Abstract:
Genotoxicity is an important information that should be included in human biomonitoring programmes. However, the usually applied cytogenetic assays are laborious and time-consuming, reason why it is critical to develop rapid and economic new methods. The aim of this study was to evaluate if the molecular profile of frozen whole blood, acquired by Fourier Transform Infrared (FTIR) spectroscopy, allows to assess genotoxicity in occupational exposure to antineoplastic drugs, as obtained by the cytokinesis-block micronucleus assay. For that purpose, 92 samples of peripheral blood were studied: 46 samples from hospital professionals occupationally exposed to antineoplastic drugs and 46 samples from workers in academia without exposure (controls). It was first evaluated the metabolome from frozen whole blood by methanol precipitation of macromolecules as haemoglobin, followed by centrifugation. The metabolome molecular profile resulted in 3 ratios of spectral bands, significantly different between the exposed and non-exposed group (p < 0.01) and a spectral principal component-linear discriminant analysis (PCA-LDA) model enabling to predict genotoxicity from exposure with 73 % accuracy.

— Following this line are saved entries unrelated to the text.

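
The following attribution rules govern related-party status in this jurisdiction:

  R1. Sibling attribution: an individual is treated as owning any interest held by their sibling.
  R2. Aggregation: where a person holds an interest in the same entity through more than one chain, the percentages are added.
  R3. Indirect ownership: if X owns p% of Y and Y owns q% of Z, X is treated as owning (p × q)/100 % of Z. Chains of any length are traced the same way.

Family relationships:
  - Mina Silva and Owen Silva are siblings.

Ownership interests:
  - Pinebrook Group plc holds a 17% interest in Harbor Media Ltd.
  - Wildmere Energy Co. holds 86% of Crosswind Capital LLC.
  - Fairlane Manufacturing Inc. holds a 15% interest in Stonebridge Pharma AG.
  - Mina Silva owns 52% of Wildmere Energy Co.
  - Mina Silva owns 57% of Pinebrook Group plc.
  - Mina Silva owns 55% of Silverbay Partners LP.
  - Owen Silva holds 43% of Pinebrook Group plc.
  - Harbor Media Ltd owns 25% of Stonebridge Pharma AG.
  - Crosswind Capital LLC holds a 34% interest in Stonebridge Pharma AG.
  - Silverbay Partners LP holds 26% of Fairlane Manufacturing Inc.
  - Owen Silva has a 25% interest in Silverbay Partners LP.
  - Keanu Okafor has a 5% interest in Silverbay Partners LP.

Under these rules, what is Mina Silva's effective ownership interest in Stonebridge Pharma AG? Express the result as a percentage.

22.5748%

By sibling attribution (R1), Mina Silva is treated as also owning Owen Silva's interest in Pinebrook Group plc, giving 57% + 43% = 100%.
By sibling attribution (R1), Mina Silva is treated as also owning Owen Silva's interest in Silverbay Partners LP, giving 55% + 25% = 80%.
Chain via Pinebrook Group plc → Harbor Media Ltd (R3): 100% × 17% × 25% = 4.25% of Stonebridge Pharma AG.
Chain via Wildmere Energy Co. → Crosswind Capital LLC (R3): 52% × 86% × 34% = 15.2048% of Stonebridge Pharma AG.
Chain via Silverbay Partners LP → Fairlane Manufacturing Inc. (R3): 80% × 26% × 15% = 3.12% of Stonebridge Pharma AG.
Aggregating (R2): 4.25% + 15.2048% + 3.12% = 22.5748%.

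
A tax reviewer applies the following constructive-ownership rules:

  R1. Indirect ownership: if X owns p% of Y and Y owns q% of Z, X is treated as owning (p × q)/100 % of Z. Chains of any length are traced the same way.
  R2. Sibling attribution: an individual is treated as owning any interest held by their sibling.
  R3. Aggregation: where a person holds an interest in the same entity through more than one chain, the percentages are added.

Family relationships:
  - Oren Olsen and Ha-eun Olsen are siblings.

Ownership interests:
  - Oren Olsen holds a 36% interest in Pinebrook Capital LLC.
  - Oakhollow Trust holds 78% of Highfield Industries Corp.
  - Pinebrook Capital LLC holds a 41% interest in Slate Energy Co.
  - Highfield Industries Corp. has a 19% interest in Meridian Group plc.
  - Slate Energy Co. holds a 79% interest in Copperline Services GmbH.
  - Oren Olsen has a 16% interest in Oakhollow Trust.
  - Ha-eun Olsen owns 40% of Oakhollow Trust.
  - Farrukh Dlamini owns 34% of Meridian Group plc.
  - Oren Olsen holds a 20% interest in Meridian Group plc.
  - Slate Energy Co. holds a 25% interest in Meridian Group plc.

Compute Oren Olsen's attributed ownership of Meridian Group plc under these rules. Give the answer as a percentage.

31.9892%

By sibling attribution (R2), Oren Olsen is treated as also owning Ha-eun Olsen's interest in Oakhollow Trust, giving 16% + 40% = 56%.
Chain via Pinebrook Capital LLC → Slate Energy Co. (R1): 36% × 41% × 25% = 3.69% of Meridian Group plc.
Chain via Oakhollow Trust → Highfield Industries Corp. (R1): 56% × 78% × 19% = 8.2992% of Meridian Group plc.
Direct interest in Meridian Group plc: 20%.
Aggregating (R3): 3.69% + 8.2992% + 20% = 31.9892%.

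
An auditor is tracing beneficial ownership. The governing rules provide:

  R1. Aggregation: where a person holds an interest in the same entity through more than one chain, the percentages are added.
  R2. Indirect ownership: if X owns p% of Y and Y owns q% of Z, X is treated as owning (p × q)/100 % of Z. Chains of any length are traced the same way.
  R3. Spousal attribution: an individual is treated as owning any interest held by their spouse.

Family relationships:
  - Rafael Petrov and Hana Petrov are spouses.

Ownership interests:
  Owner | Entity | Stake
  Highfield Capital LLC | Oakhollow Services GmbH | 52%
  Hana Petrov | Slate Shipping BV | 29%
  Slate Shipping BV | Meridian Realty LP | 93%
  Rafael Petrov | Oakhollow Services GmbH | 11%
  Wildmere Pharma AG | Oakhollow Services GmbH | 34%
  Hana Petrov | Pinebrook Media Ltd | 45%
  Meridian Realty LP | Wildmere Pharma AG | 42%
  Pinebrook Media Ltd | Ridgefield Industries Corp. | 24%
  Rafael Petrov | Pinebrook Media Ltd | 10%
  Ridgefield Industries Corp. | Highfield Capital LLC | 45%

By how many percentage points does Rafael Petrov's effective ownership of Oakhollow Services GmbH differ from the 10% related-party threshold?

7.940116

By spousal attribution (R3), Rafael Petrov is treated as also owning Hana Petrov's interest in Pinebrook Media Ltd, giving 10% + 45% = 55%.
By spousal attribution (R3), Rafael Petrov is treated as owning Hana Petrov's 29% interest in Slate Shipping BV.
Chain via Pinebrook Media Ltd → Ridgefield Industries Corp. → Highfield Capital LLC (R2): 55% × 24% × 45% × 52% = 3.0888% of Oakhollow Services GmbH.
Direct interest in Oakhollow Services GmbH: 11%.
Chain via Slate Shipping BV → Meridian Realty LP → Wildmere Pharma AG (R2): 29% × 93% × 42% × 34% = 3.851316% of Oakhollow Services GmbH.
Aggregating (R1): 3.0888% + 11% + 3.851316% = 17.940116%.
17.940116% exceeds the 10% threshold by 7.940116 percentage points.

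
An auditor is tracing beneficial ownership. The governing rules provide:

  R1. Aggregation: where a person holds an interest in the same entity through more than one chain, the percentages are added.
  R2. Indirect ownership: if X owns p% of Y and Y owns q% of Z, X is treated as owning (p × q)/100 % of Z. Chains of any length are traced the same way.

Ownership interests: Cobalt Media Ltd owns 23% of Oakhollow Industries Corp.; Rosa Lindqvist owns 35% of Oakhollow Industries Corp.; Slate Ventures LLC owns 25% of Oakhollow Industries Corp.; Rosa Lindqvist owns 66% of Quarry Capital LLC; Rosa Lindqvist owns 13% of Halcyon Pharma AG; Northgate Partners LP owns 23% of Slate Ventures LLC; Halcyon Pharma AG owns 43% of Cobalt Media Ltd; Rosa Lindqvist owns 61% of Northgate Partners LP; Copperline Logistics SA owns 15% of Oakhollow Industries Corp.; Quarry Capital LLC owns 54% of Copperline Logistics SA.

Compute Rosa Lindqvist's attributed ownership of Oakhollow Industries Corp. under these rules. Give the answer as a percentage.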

After optimization of the dilution degree and solution used, it was possible to obtain a higher number of significant ratios of spectral bands, i.e., 10 ratios significantly different (p < 0.001), highlighting the high sensitivity and specificity of the method. Indeed, the PCA-LDA model, based on the molecular profile of whole blood, enabled to predict genotoxicity from the exposure with an accuracy, sensitivity, and specificity of 92 %, 93 % and 91 %, respectively. All these parameters were achieved based on 1 μL of frozen whole blood, in a high-throughput mode, i.e., based on the simultaneous analysis of 92 samples, in a simple and economic mode. In summary, it can be conclude that this method presents a very promising potential for high-dimension screening of exposure to genotoxic substances.
摘要:
遗传毒性是人类生物监测计划中应包括的重要信息。然而,通常应用的细胞遗传学测定是费力和耗时的,发展快速经济的新方法至关重要的原因。这项研究的目的是评估冷冻全血的分子谱,傅里叶变换红外(FTIR)光谱,允许评估职业性接触抗肿瘤药物的遗传毒性,通过胞质分裂阻滞微核试验获得。为此,研究了92个外周血样本:来自职业暴露于抗肿瘤药物的医院专业人员的46个样本和来自学术界未暴露的46个样本(对照)。首先通过将大分子甲醇沉淀为血红蛋白来评估冷冻全血的代谢组,然后离心。代谢组分子谱导致3个光谱带比率,暴露组和非暴露组之间存在显着差异(p<0.01),并且光谱主成分线性判别分析(PCA-LDA)模型能够以73%的准确度预测暴露的遗传毒性。在优化稀释度和使用的溶液后,有可能获得更多的光谱带显著比率,即,10个比率显著不同(p<0.001),突出了该方法的高灵敏度和特异性。的确,PCA-LDA模型,根据全血的分子特征,能够准确预测暴露的遗传毒性,灵敏度,和92%的特异性,93%和91%,分别。所有这些参数都是基于1μL冷冻全血获得的,在高吞吐量模式下,即,基于对92个样本的同时分析,以简单经济的方式。总之,可以得出结论,这种方法对于高维筛查遗传毒性物质的暴露具有非常有希望的潜力。